Monday, 12 August 2013
The Ipcress File
Harry Palmer (Michael Caine) presents the antithesis of James Bond in this 1965 Brit-Spy drama - the first of a trilogy. Set at the height of the cold war and based on Len Deighton's 1962 novel, this film offers a brilliant snapshot of British class structure where rank and regiment and club are everything. Palmer is cockney working class but has a taste for good food and beautiful women. He grinds his own coffee freshly every morning and brews it in a cafetiere. He shops for imported ingredients in a supermarket - a recent innovation in sixties Britain. His chirpy ironic and insolent insubordination sets him against his officer-class masters who, whilst viewing him as possessing valuable talents, ultimately see him as expendable.

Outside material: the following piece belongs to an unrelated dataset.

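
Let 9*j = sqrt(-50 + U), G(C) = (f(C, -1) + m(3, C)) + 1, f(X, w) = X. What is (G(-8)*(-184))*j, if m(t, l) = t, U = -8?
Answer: 736*I*sqrt(58)/9 ≈ 622.8*I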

The story revolves around the 'brain drain' and brain washing which were live concepts in the unstable world of the sixties - an ever-present part of the nightly news and spy films during my childhood! Apparently the type of brain washing depicted in this film was modelled on a project the CIA were running in Canada, so it was based in reality. I've seen this film many times - but this was probably the first time in a cinema. I know it is a spy film and spies live in the shadows and dark alley ways, but for me the print had lost any hint of brightness and the colours were too subdued and muted - apart from the wonderful Routemaster buses and telephone boxes which appeared a lurid scarlet. With the Americans depicted more as interfering adversaries and the KGB nowhere in sight, it has a different slant to most sixties spy fare.
The fact that the film remains so popular - 7.3 on IMDb and 7.7 on Rotten Tomatoes is a testimony to its simple conception, strong story and great acting - no CGI or massive special effects here. In 1999 it was voted number 59 of the top UK films of the 20th century in a BFI poll.
Apart from its lack of colour, this is still a vibrant and extremely watchable film. The performances and story are engaging, the locations chosen to promote the Britishness of this Pinewood Studios film. Fifty years on, watching this again gave me a warm nostalgic glow for the London of my childhood. It was an all round good experience. I'll give it 8.5/10. When was the last time you saw it?